As an organization committed to gender justice, the General Commission on the Status and Role of Women (GCSRW) takes particular concern for all violence and vitriol directed at people because of their gender. Further, as an organization called to advocate especially for women, we lament the ways that rhetoric of “protecting women” has been used to demonize, dehumanize, and harm people who are transgender. It is important on this day and always to be clear that we stand in solidarity with transgender and non-binary people and reject all forms of gender-based violence.
From our earliest days, GCSRW has called upon the Church to recognize the intersecting evils of misogyny, homophobia, and transphobia. The agency faced significant backlash in the late 1980s for our intersectional advocacy, and we grieve how our witness became muted over the decades since. We acknowledge that prejudice proliferates not only through harmful words and acts, but through silence and acquiescence.
As we live into a new era for The United Methodist Church, on the other side of restrictive laws and threats to funding, it is time to repair broken bonds and to rededicate ourselves to speaking up not only for women—cisgender and transgender alike—but for all who experience discrimination based on their gender.
We recognize and honor the fact that people understand and express gender differently. It is true that some people understand gender in binary terms (i.e., male and female). It is also true that diverse conceptions of gender—as more than a rigid binary—have existed throughout human history, in all times and places. There is no returning to “the way things have always been” because we are already there. There have always been gender-variant people in this world.
Recently, the bishops of the UMC announced the ratification of constitutional amendments adding “gender” as a protected category and articulating the UMC’s commitment to confronting and eliminating all forms of racism and colonialism. These amendments were approved by over 90% of voters throughout our worldwide connection. The pairing of these two acts is important because colonial powers are significantly responsible for undermining and violently suppressing non-binary perspectives on gender, including through the subjugation of Indigenous peoples and knowledge (for which the UMC bears complicity).
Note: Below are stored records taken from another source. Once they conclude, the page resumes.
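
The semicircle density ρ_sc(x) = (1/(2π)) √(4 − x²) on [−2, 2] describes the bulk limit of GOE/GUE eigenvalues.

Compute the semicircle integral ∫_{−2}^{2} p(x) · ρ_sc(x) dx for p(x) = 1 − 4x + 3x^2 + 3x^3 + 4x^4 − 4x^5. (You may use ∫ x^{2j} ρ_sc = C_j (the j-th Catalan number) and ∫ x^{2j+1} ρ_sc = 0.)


Write p(x) = Σ a_i x^i, split into monomials and integrate each against ρ_sc separately.
Using ∫ x^{2j} ρ_sc = C_j = (1/(j+1)) C(2j, j) (Catalan numbers) and ∫ x^{2j+1} ρ_sc = 0 (odd monomials vanish by symmetry):
  i = 0 (even): a_0 · C_{0} = 1 · 1 = 1
  i = 1 (odd): ∫ x^1 ρ_sc = 0 (vanishes)
  i = 2 (even): a_2 · C_{1} = 3 · 1 = 3
  i = 3 (odd): ∫ x^3 ρ_sc = 0 (vanishes)
  i = 4 (even): a_4 · C_{2} = 4 · 2 = 8
  i = 5 (odd): ∫ x^5 ρ_sc = 0 (vanishes)

Summing the contributions: ∫_{−2}^{2} p(x) ρ_sc(x) dx = 1 + 3 + 8 = 12.


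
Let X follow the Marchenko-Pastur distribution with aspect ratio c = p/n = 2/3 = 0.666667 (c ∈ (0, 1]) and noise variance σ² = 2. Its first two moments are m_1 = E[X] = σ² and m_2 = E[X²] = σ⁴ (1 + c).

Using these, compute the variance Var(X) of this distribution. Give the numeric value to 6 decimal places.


m_1 = E[X] = σ² = 2, so m_1² = 4.
m_2 = E[X²] = σ⁴ (1 + c) = 4 · (1 + 0.666667) = 4 · 1.666667 = 6.666667.
(Note m_2 − m_1² simplifies to c · σ⁴ = 0.666667 · 4.)

Var(X) = m_2 − m_1² = 6.666667 − 4 = 2.666667.


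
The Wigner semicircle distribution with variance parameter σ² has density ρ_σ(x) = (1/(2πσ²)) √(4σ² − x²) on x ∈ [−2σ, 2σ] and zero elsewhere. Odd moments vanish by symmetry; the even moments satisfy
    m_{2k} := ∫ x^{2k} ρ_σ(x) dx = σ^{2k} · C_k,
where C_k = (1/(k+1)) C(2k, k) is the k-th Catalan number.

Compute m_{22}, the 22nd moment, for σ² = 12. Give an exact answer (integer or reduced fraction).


By the scaled semicircle moment identity, m_{2k} = σ^{2k} · C_k with k = 11.
C_11 = (1/(k+1)) · C(2k, k) = (1/12) · C(22, 11) = (1/12) · 705432 = 58786.
σ^{2k} = (σ²)^k = (12)^11 = 743008370688.

Therefore m_{22} = σ^{22} · C_11 = 743008370688 · 58786 = 43678490079264768.


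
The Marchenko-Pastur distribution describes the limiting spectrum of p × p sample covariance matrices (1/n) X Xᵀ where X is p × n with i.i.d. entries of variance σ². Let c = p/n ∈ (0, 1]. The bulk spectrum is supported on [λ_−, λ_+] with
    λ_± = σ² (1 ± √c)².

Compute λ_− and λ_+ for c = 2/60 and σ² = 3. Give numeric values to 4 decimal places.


c = 2/60 = 0.033333; √c = 0.182574.
λ_− = σ² (1 − √c)² = 3 · (1 − 0.182574)² = 3 · (0.817426)² = 2.004555.
λ_+ = σ² (1 + √c)² = 3 · (1 + 0.182574)² = 3 · (1.182574)² = 4.195445.

Rounded to 4 decimal places: λ_− ≈ 2.0046, λ_+ ≈ 4.1954.


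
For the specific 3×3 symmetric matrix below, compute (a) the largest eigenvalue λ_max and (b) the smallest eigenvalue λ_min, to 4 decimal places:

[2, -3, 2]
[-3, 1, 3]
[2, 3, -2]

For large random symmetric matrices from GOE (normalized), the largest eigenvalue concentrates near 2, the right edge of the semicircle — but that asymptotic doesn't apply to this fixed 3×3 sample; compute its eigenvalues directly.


Since M is real symmetric, all three eigenvalues are real; they are the roots of det(λI − M) = λ³ − (tr M) λ² + s λ − det M, where s is the sum of the principal 2×2 minors.
tr M = 2 + 1 + (-2) = 1.
s = (2·1 − (-3)²) + (2·(-2) − 2²) + (1·(-2) − 3²) = -7 + (-8) + (-11) = -26.
det M (expand along row 1) = 2·(-11) − (-3)·0 + 2·(-11) = -44.
Characteristic polynomial: λ³ − λ² − 26λ + 44 = 0.
Substitute λ = y + (tr M)/3 = y + 0.333333 to remove the quadratic term: y³ + p·y + q = 0 with p = s − (tr M)²/3 = -26.333333 and q = −2(tr M)³/27 + (tr M)·s/3 − det M = 35.259259.
Three real roots ⇒ use the trigonometric (Viète) form: r = 2√(−p/3) = 5.925463, φ = arccos(3q/(p·r)) = arccos(-0.677901) = 2.315700 rad.
y_k = r·cos(φ/3 − 2πk/3) for k = 0, 1, 2 gives y = 4.246108, 1.456228, -5.702336.
λ_k = y_k + 0.333333 gives λ = 4.5794, 1.7896, -5.3690 (check: the sum is 1.0000 = tr M).

Hence λ_max = 4.5794 and λ_min = -5.3690.


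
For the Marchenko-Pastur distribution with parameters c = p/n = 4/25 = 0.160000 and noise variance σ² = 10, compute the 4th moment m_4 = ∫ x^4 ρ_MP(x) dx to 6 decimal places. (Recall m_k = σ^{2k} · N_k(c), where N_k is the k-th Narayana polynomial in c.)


E[X⁴] = σ⁸ (1 + 6c + 6c² + c³) (fourth MP moment). With σ² = 10 (so σ⁸ = 10000) and c = 4/25 = 0.160000: E[X⁴] = 10000 · (1 + 6·0.160000 + 6·(0.160000)² + (0.160000)³) = 10000 · 2.117696.

So E[X^4] = 21176.960000.


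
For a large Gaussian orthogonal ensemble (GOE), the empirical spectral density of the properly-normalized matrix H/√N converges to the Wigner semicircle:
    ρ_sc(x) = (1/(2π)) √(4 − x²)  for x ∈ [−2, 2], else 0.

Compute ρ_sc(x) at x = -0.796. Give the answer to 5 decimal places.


ρ_sc(x) = (1/(2π)) √(4 − x²). With x = -0.796:
  4 − x² = 4 − (-0.796)² = 4 − 0.633616 = 3.366384.
  √(4 − x²) = 1.834771.
  1/(2π) = 0.159155.
  ρ_sc(-0.796) = 0.159155 · 1.834771 = 0.292013.

Rounded to 5 decimal places: ρ_sc(-0.796) ≈ 0.29201.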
One strategy of colonial rule has been to coopt Christian morality as justification for imposing binary gender and quashing traditions and practices honoring gender diversity. If we are going to be seriously dedicated to rooting out colonialism and its effects, as well as to being inclusive with respect to gender, we must take seriously the Church’s role in creating unsafe and sometimes unlivable conditions for non-binary, transgender, and gender-nonconforming people throughout the world.
Transgender Day of Remembrance is at once a sacred memorial for those who have died and a somber reminder of the ways the Church has contributed to anti-transgender prejudice and violence.
We, as the General Commission on the Status and Role of Women, say plainly, “No more.”
No more anti-trans hate in the name of Christianity. Gender is not binary in our holy scriptures, and the apostle Paul reminds us that “there is no longer male and female” in Christ (Galatians 3:28).
No more anti-trans hate in the name of women. We know that the gravest threats to women are violence, discrimination, and inequities perpetrated by people and systems that hoard power and resources, devalue women and girls, and enable ongoing harassment and abuse. We will not be distracted by aspersions cast on transgender people, but instead, we pledge solidarity and call on all who say they respect women to work assiduously to eradicate any and all forms of gender-based harm.
No more anti-trans hate, period. We reaffirm our baptismal vows to resist evil, injustice, and oppression in whatever forms they present themselves, including transphobia.
May we mourn the dead with resolve to work for change alongside the living.
May we honor the resilience of trans people everywhere.
And may we renew our commitment to the liberating message of Jesus, recognizing every person as a full and equal part of God’s human family.